# '12 Cruze LS front alignment issue



## Blue12Cruze (Jun 30, 2013)

Hey, everyone! I've had my '12 Cruze LS for about 1 1/2 months now, have about 2,400 miles on it, and, just recently discovered that, when I hold the steering wheel straight, I noticed the car will move to the right. The alignment on a new car should not be going to the right when the wheel is straight. Anyone else have this issue after getting your Cruze? Would any correction be covered under warranty?


----------



## H3LLON3ARTH (Dec 16, 2011)

Blue12Cruze said:


> Hey, everyone! I've had my '12 Cruze LS for about 1 1/2 months now, have about 2,400 miles on it, and, just recently discovered that, when I hold the steering wheel straight, I noticed the car will move to the right. The alignment on a new car should not be going to the right when the wheel is straight. Anyone else have this issue after getting your Cruze? Would any correction be covered under warranty?

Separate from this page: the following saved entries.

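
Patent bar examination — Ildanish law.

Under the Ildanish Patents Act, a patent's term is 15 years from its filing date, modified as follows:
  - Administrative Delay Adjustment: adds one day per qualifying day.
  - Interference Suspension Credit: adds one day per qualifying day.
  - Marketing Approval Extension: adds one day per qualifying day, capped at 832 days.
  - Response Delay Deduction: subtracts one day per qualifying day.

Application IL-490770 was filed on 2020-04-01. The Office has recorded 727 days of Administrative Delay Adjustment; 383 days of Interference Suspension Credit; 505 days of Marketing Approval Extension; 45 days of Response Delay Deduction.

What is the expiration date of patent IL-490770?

Base term: filing date + 15 years → 1 April 2035.
Administrative Delay Adjustment: +727 days → 28 March 2037.
Interference Suspension Credit: +383 days → 15 April 2038.
Marketing Approval Extension: 505 days (within the 832-day cap) → +505 days → 2 September 2039.
Response Delay Deduction: −45 days → 19 July 2039.

2039-07-19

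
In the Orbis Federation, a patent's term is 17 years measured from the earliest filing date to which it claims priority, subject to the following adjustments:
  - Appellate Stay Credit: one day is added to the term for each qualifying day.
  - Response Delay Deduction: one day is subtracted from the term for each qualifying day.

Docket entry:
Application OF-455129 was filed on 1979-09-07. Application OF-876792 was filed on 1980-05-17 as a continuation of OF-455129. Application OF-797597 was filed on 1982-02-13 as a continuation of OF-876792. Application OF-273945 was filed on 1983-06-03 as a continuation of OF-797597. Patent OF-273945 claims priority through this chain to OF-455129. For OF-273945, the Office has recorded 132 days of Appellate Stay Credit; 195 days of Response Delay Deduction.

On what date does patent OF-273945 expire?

Earliest priority filing: 7 September 1979.
Base term: 7 September 1979 + 17 years → 7 September 1996.
Appellate Stay Credit: +132 days → 17 January 1997.
Response Delay Deduction: −195 days → 6 July 1996.

July 6, 1996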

Contact your dealer the warranty for factory alignment is short. But its just a toe problem probably it will be like $60 if its not covered under warranty.

Sent From An Antique,
My Original Droid.


----------



## obermd (Mar 3, 2012)

How quickly does it go right. Many cars, including the Cruze, will drift to the right over a few hundred yards. This is to assist in preventing head-on offset crashes on two lane roads. If it's faster than this it should definitely be looked at. At the age of your car this should be a warranty job depending on the number of miles driven.


----------